The ambulance driver wanted to know where he was supposed to take the body and Tildy didn’t know what to tell him. She got out the Ville Platte yellow pages, phoned the mortuary with the largest display ad, and asked what they were charging for a no-frills cremation.

That upset Mrs. Daigle no end.

“You can’t do it. That man done lived his whole life in the light of the Church. He held on to that faith all the way through, even when he seen there weren’t goin’ to be no miracle for him. He’s jes got to have the rites. And a proper burial.”

“He’s dead now. It doesn’t matter anymore.”

“You ain’t meanin’ what you say. Grief can cloud the mind.”

“If you want to say some words over him, go right ahead. But he was my father and he stays with me.” At a low trajectory, Tildy flung herself between the long-ago death and the one newly fetched up; Harlene’s floating blue doll-face, Lucien’s drawn mummy mask. She had only one offering to make. “When I blow this town, I won’t be coming back. And I’m not going to leave him behind.”

Tildy followed the ambulance into Ville Platte and completed arrangements for what Mr. LeBeau, the funeral director, referred to as “high temperature carbonization of the remains.” At the house that afternoon, she received a call from a real estate agent to whom it seemed Mr. LeBeau was in the habit of supplying information on new vacancies. He wanted to find out her asking price. Tildy said she would not object if he went ahead and got what he could for the place, and gave him her address and phone number in Florida.

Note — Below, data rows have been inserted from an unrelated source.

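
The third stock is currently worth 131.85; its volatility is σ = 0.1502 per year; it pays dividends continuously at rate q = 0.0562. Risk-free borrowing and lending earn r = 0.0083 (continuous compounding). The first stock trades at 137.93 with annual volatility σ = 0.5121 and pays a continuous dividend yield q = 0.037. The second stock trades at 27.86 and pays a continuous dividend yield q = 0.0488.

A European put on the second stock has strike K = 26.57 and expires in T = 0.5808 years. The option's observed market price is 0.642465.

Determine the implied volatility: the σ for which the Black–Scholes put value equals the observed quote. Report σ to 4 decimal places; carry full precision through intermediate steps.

sigma = 0.1140

At σ = 0.1140 the Black–Scholes value reproduces the quote:
σ√T = 0.114·√0.5808 = 0.086880
d₁ = (ln(S/K) + (r−q+σ²/2)T) / (σ√T) = (ln(27.86/26.57) + (0.0083−0.0488+0.114²/2)·0.5808) / 0.086880 = (0.047409 − 0.019748) / 0.086880 = 0.318381
d₂ = d₁ − σ√T = 0.318381 − 0.086880 = 0.231501
e^{−rT} = 0.995191
e^{−qT} = 0.972055
N(−d₁) = 0.375098,  N(−d₂) = 0.408463
V = K·e^{−rT}·N(−d₂) − S·e^{−qT}·N(−d₁) = 10.800660 − 10.158195 = 0.642465 (matching the quote); vega is positive throughout, so no other σ reproduces this price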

Lucien came out of the oven the next morning and Tildy was on her way. Benny and the girls were waiting on her in Lydell, but she was pointed in another direction. They could all go hang. She was headed on home with her daddy riding beside her in a burnished canister of bronze.

5

STRAINED THROUGH LOW WOOLPACK clouds, sunlight was still intense. It penetrated the dusty windows of the house like a flashlight shined into a laundry hamper. The house was a squat bunker of lime green cinder blocks planted carelessly amid scrub. Tildy was seldom on time with the mortgage payments. From the rear, looking out the kitchen door across the parched yard to a chicken coop now serving insectiverous beasts as cabaña and snack bar, it was easy to believe the world was flat. The overwhelming suggestion was of landlocked terrain, of a desolate outback where old buckaroos went to die.